Recently discovering I might be transgender, I didn't bring it up with my therapist the last session, which was our very first session. Should I bring it up the next one, and how? I went to her for anxiety and depression, so I'm worried she might just see my gender worry as a part of it, but I did tell her I was in a gay relationship. Help?
Well, my guess is they'll start exploring how you feel about your body and your gender. You might be a candidate for sex reassignment, if that's something you feel is necessary. Otherwise, you might start exploring how it feels to act and dress more like the other gender. If it were me, I'd be more likely to think the gender issue caused your anxiety and depression instead of the other way around.
My anxiert showed up at a young age with fears of tornadoes, and they progressed to a bad relationship..i grew up loving stuffed animals and playing pretend, or with dolls, so maybe it is a concern? I'm not sure yet.

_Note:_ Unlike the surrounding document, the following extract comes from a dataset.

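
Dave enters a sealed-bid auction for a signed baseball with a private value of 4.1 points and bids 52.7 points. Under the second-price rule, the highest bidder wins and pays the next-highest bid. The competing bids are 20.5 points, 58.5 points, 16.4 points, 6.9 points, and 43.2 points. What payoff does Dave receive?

Highest competing bid: 58.5 points.
Dave's bid 52.7 points is not the highest, so Dave loses, pays nothing, and earns zero payoff.

Dave's payoff: 0.0 points.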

Anything that's making it harder for you to live and do what you want to do with your life is a concern. Therapy is mostly a safe place for you to get this stuff out in the open. If you are concerned your therapist won't let you start transition if you answer a certain way... transition isn't just hormones and surgery. Transition - and I'm just making some assumptions; if transition isn't your goal it sure doesn't have to be, just having a more fluid or flexible gender expression is totally awesome if that's who you are, but if you did want to transition - it's a process. A huge part of it is you learning how to undo decades of conditioning. You've had people telling you "good boy" or "good girl" when you do something that relates to the way people perceive you since day one. And if you're like me that stuff's made you feel pretty lousy about yourself and scared about ever being genuine with anyone. So what I'm saying, is that you can start your transition process right away, just by telling your therapist your real name and which pronouns you'd like them to use, and then just practicing using those every time you come in. It can feel amazing just having someone else treat you like the person you are inside is worthwhile and ok. In other words you don't need hormones to start your transition. It's a journey and a long one. This was the case for me.
I'm not so much interested in a full physical transition. I sometimes feel male and want to work out, but other times I feel like wearing cute feminine socks, jackets, or carrying a purse/bag and cleaning, or talking about my feelings...which makes me confused the most! If I were to transition, it would be mentally; I feel comfortable with going by a female name and set of pronouns, even if present myself male.